Двух этих всадников замечают поздно, только когда они уже скачут через голые поля и от города их отделяет меньше мили. Я — один из тех многих, что немедленно устремляются за ворота приветствовать героев: ведь все мы сразу же узнали развевающееся над ними зелено-золотое батальонное знамя. Затерявшись среди возбужденных, бегущих наперегонки детей, шагаю по свежевспаханному полю. Всадник, скачущий слева, неожиданно оставляет своего спутника, разворачивается и медленной рысью движется к озеру.

Второй же продолжает иноходью приближаться к нам: он сидит в седле очень прямо, руки его разведены в стороны, словно он готовится нас обнять или взлететь в небо.

Я сбиваюсь на бег и бегу что есть сил: сандалии цепляются за комья земли, сердце стучит тяжело и гулко.

Мне остается пробежать еще ярдов сто, когда за спиной раздается конский топот, — три закованных в доспехи солдата галопом проносятся мимо, направляясь к зарослям камышей, где скрылся первый всадник.
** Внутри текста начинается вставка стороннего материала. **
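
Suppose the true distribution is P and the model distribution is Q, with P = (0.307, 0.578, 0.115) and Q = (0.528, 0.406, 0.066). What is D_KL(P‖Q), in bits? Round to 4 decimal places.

D(P‖Q) = Σ p·log₂(p/q).
  0.307·log₂(0.307/0.528) = -0.24017
  0.578·log₂(0.578/0.406) = 0.29454
  0.115·log₂(0.115/0.066) = 0.09213
D(P‖Q) = 0.1465 bits.

0.1465 bits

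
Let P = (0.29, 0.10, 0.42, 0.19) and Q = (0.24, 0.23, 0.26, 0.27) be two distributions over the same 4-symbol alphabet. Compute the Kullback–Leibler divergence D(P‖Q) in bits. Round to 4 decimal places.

D(P‖Q) = Σ p·log₂(p/q).
  0.29·log₂(0.29/0.24) = 0.07918
  0.10·log₂(0.10/0.23) = -0.12016
  0.42·log₂(0.42/0.26) = 0.29059
  0.19·log₂(0.19/0.27) = -0.09632
D(P‖Q) = 0.1533 bits.

0.1533 bits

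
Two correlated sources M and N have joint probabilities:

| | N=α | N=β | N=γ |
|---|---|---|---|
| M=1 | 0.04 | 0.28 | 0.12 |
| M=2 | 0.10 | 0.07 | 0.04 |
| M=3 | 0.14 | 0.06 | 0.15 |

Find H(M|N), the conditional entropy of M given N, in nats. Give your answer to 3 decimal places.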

Присоединяюсь к толпе, обступившей человека (хотя он очень изменился, я узнаю его), который застыл под гордо реющим знаменем и неподвижно смотрит на город. Он привязан к прочно сколоченному деревянному кресту и только поэтому держится в седле прямо. Вертикальная жердь подпирает спину, а руки прикреплены к поперечине. Над головой у него вьются мухи, челюсть подвязана веревкой, лицо вспухло, вокруг расползается тошнотворный запах — он уже несколько дней как мертв.
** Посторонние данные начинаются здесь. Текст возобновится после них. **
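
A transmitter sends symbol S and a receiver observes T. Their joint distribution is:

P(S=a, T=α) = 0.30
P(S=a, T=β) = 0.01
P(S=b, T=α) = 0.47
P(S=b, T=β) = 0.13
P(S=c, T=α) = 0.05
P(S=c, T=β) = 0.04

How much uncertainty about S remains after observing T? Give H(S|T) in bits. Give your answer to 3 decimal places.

1.204 bits

Chain rule: H(S|T) = H(S,T) − H(T).
Marginals: p(S) = (0.3100, 0.6000, 0.0900), p(T) = (0.8200, 0.1800).
H(S,T) = 1.8840 bits; H(T) = 0.6801 bits.
H(S|T) = 1.8840 − 0.6801 = 1.204 bits.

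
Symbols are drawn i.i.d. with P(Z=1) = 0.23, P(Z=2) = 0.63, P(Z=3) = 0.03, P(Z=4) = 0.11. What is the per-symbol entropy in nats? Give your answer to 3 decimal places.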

Детская ручонка дергает меня за рукав.

— Дяденька, а он что, варвар? — шепотом спрашивает ребенок.

— Нет, — тоже шепотом отвечаю я.

Он поворачивается к другому мальчишке рядом с собой:

— Видишь, я же говорил, — шепчет он.

Подчиняясь своему жребию — никто, кроме меня, как видно, не осмеливается взять на себя столь грустную обязанность, — поднимаю волочащиеся в пыли поводья и сквозь главные ворота, мимо притихших зрителей, доставляю это красноречивое послание варваров на гарнизонный двор, где перерезаю веревки, вынимаю посланца из седла и кладу на землю, чтобы его приготовили к погребению.

Солдаты, погнавшиеся за его печальным спутником, вскоре возвращаются. Легким галопом они пересекают площадь и, спешившись, исчезают в здании суда, откуда городом правит Мендель. Через некоторое время они снова выходят на площадь, но разговаривать ни с кем не желают.
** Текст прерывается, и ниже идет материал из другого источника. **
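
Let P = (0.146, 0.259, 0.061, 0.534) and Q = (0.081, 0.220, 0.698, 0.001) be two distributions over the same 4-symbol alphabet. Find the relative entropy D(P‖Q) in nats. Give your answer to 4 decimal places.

3.3333 nats

D(P‖Q) = Σ p·ln(p/q).
  0.146·ln(0.146/0.081) = 0.08602
  0.259·ln(0.259/0.220) = 0.04227
  0.061·ln(0.061/0.698) = -0.14868
  0.534·ln(0.534/0.001) = 3.35373
D(P‖Q) = 3.3333 nats.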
Итак, все предчувствия беды подтвердились, и город впервые захлестнут волной настоящей паники. Лавки забиты покупателями: перекрикивая друг друга, они предлагают бешеные деньги за продовольствие. Некоторые семьи забаррикадировались в домах, заперев вместе с собой кур, уток и даже свиней. Школа закрыта. С улицы на улицу перебегают слухи о том, что орда варваров встала лагерем на выжженных берегах реки в нескольких милях от нас, что штурм города неминуем. Случилось невероятное: армия, так бодро выступившая из города три месяца назад, больше никогда не вернется. Главные ворота закрыты и на замок и на все засовы. Я умоляю начальника стражи впустить в город рыбаков.

— Они же умрут от страха, — говорю я.

Не отвечая, он поворачивается спиной. На крепостные стены высыпали солдаты, те сорок человек, что призваны встать щитом между нами и гибелью: застыв у нас над головой, они глядят вдаль, поверх озера и пустыни.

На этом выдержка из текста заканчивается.